Across all groups, average salaries among young people remain 35% lower than the national average.

On top of this, the researchers noted that young people today take longer to reach average income levels than their older counterparts did.

Older generations approached this average by the age of 27, whereas today, many adults in Spain still haven’t reached it by the age of 34. 

The study also found that young peoples’ working conditions can affect their earning potential.

Among Spanish Millennials and members of Generation Z, 25.4% worked under part-time contracts, which is 12% more than the national average.

And according to statistics from Eurostat, 18.1% of employed people in Spain were temporary workers  — people working on fixed-term contracts — in 2022, the second highest rate in the EU, behind only The Netherlands. 

“Demographic weight loss”

Additionally, the authors noted that the backdrop of a rapidly ageing population has led to a lessening of attention given to youth issues by policy makers, in what researchers have called “demographic weight loss.” 

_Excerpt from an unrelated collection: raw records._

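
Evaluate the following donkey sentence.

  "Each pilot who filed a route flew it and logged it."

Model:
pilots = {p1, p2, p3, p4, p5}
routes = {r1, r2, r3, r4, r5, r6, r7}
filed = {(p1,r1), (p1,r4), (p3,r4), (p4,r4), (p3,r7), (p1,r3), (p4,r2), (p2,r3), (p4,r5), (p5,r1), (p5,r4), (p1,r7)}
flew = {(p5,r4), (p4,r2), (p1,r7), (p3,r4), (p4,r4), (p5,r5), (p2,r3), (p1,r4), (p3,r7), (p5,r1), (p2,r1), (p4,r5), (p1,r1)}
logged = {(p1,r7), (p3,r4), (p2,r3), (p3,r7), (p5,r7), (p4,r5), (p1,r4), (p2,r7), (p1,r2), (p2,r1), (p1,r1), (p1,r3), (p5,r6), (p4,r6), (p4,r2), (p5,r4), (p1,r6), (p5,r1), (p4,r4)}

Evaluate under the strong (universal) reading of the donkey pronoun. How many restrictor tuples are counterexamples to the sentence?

1

"it" takes "a route" as antecedent — a donkey pronoun bound across the clause boundary.
Strong reading: for every (p,r) with filed(p,r), flew(p,r) ∧ logged(p,r).
Restrictor pairs: (p1,r1) ✓  (p1,r3) ✗  (p1,r4) ✓  (p1,r7) ✓  (p2,r3) ✓  (p3,r4) ✓  (p3,r7) ✓  (p4,r2) ✓  (p4,r4) ✓  (p4,r5) ✓  (p5,r1) ✓  (p5,r4) ✓
Counterexamples (restrictor pairs failing the scope): 1.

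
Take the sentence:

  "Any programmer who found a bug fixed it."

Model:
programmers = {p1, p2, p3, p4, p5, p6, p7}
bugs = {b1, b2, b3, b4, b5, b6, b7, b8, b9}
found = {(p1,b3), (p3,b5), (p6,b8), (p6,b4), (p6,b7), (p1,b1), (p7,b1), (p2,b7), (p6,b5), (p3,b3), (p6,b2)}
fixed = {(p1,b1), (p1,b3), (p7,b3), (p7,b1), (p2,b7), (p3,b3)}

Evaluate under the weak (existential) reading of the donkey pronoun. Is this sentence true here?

False

"it" takes "a bug" as antecedent — a donkey pronoun bound across the clause boundary.
Weak reading: every programmer p with some found-bug has at least one found-bug b such that fixed(p,b).
Per programmer: p1:✓  p2:✓  p3:✓  p6:✗  p7:✓
p6 has no witness among its found-bugs.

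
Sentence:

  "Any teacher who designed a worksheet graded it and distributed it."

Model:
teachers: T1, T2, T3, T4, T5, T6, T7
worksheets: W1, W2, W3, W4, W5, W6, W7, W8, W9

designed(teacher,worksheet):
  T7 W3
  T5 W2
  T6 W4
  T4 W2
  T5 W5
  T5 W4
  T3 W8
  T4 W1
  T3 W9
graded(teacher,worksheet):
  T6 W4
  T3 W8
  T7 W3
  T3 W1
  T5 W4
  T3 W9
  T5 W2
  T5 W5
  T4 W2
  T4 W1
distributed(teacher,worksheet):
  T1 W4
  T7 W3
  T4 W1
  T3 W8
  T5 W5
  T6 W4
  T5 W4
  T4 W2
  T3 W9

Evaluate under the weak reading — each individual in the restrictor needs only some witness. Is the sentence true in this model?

"it" takes "a worksheet" as antecedent — a donkey pronoun bound across the clause boundary.
Weak reading: every teacher t with some designed-worksheet has at least one designed-worksheet w such that graded(t,w) ∧ distributed(t,w).
Per teacher: T3:✓  T4:✓  T5:✓  T6:✓  T7:✓
Every teacher in the restrictor has a witness.

True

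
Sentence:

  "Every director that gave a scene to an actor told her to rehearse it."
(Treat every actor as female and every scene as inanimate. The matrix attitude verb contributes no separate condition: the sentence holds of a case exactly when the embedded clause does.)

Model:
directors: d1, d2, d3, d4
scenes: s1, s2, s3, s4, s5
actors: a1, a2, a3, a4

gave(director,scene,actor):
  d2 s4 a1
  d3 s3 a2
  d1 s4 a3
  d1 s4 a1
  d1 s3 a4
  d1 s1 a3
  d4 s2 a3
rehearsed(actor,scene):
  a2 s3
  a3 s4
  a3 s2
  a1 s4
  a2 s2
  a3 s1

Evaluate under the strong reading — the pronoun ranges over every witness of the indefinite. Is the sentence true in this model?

"her" takes "an actor" as antecedent and "it" takes "a scene"; both are donkey pronouns co-varying with the restrictor.
Strong reading: for every (d,s,a) with gave(d,s,a), rehearsed(a,s).
Restrictor triples: (d1,s1,a3)→rehearsed(a3,s1) ✓  (d1,s3,a4)→rehearsed(a4,s3) ✗  (d1,s4,a1)→rehearsed(a1,s4) ✓  (d1,s4,a3)→rehearsed(a3,s4) ✓  (d2,s4,a1)→rehearsed(a1,s4) ✓  (d3,s3,a2)→rehearsed(a2,s3) ✓  (d4,s2,a3)→rehearsed(a3,s2) ✓
Counterexample: (d1,s3,a4) — rehearsed(a4,s3) does not hold.

False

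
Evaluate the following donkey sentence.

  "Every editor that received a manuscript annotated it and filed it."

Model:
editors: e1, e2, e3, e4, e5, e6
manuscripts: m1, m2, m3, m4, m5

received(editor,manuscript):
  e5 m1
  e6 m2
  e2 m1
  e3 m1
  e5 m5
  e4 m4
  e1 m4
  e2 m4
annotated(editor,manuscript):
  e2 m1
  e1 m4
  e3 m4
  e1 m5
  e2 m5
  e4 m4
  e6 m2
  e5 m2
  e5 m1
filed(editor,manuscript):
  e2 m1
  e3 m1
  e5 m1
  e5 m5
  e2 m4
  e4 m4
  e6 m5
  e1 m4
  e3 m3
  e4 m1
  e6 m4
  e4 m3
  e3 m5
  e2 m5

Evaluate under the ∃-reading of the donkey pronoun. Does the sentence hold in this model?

False

"it" takes "a manuscript" as antecedent — a donkey pronoun bound across the clause boundary.
Weak reading: every editor e with some received-manuscript has at least one received-manuscript m such that annotated(e,m) ∧ filed(e,m).
Per editor: e1:✓  e2:✓  e3:✗  e4:✓  e5:✓  e6:✗
e3 has no witness among its received-manuscripts.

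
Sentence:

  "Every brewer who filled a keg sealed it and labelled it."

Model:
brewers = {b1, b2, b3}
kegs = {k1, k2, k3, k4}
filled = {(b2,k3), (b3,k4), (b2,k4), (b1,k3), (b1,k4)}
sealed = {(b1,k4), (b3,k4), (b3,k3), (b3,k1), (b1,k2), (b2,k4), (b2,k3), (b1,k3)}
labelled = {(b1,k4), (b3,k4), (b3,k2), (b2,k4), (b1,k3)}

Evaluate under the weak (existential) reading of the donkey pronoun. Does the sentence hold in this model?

"it" takes "a keg" as antecedent — a donkey pronoun bound across the clause boundary.
Weak reading: every brewer b with some filled-keg has at least one filled-keg k such that sealed(b,k) ∧ labelled(b,k).
Per brewer: b1:✓  b2:✓  b3:✓
Every brewer in the restrictor has a witness.

True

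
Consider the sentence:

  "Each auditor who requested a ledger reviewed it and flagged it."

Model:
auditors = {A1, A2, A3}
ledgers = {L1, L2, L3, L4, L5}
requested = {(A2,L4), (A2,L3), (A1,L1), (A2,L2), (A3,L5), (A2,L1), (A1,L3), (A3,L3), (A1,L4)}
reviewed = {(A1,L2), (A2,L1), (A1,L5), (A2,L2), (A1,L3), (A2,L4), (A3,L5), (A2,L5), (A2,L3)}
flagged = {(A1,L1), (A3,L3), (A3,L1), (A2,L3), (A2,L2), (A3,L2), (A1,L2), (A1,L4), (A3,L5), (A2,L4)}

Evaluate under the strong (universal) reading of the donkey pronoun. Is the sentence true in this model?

"it" takes "a ledger" as antecedent — a donkey pronoun bound across the clause boundary.
Strong reading: for every (a,l) with requested(a,l), reviewed(a,l) ∧ flagged(a,l).
Restrictor pairs: (A1,L1) ✗  (A1,L3) ✗  (A1,L4) ✗  (A2,L1) ✗  (A2,L2) ✓  (A2,L3) ✓  (A2,L4) ✓  (A3,L3) ✗  (A3,L5) ✓
Counterexample: (A1,L1) is in requested but fails the scope.

False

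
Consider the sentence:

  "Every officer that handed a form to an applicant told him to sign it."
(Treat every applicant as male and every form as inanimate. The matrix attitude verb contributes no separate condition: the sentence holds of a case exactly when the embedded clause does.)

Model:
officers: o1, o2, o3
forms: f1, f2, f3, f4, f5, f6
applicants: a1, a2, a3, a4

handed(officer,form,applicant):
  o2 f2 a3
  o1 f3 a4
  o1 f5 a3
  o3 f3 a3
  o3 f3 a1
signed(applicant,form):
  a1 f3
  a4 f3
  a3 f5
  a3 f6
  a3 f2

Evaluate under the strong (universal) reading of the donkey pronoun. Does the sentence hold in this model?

"him" takes "an applicant" as antecedent and "it" takes "a form"; both are donkey pronouns co-varying with the restrictor.
Strong reading: for every (o,f,a) with handed(o,f,a), signed(a,f).
Restrictor triples: (o1,f3,a4)→signed(a4,f3) ✓  (o1,f5,a3)→signed(a3,f5) ✓  (o2,f2,a3)→signed(a3,f2) ✓  (o3,f3,a1)→signed(a1,f3) ✓  (o3,f3,a3)→signed(a3,f3) ✗
Counterexample: (o3,f3,a3) — signed(a3,f3) does not hold.

False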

The study highlights the diminishing weight of young people in Spain as a percentage of the total population.

Despite the fact that Spain’s population increased from 34 million in 1971 to 47 million in 2022, the population of 16-29 year olds has experienced a sharp decline.

Reaching its peak of 9.3 million in 1995, the youth demographic has since decreased to around 6.8 million.

Meanwhile, the number of older people is increasing. In 2022, there were 133 people older than 64 for every 100 people under 16. 

This trend is consistent with the European Union at large.

In 2001, 16% of the EU population was over 65, compared to 21% in 2020, while the percentage of the EU population over 80 nearly doubled during the same time period.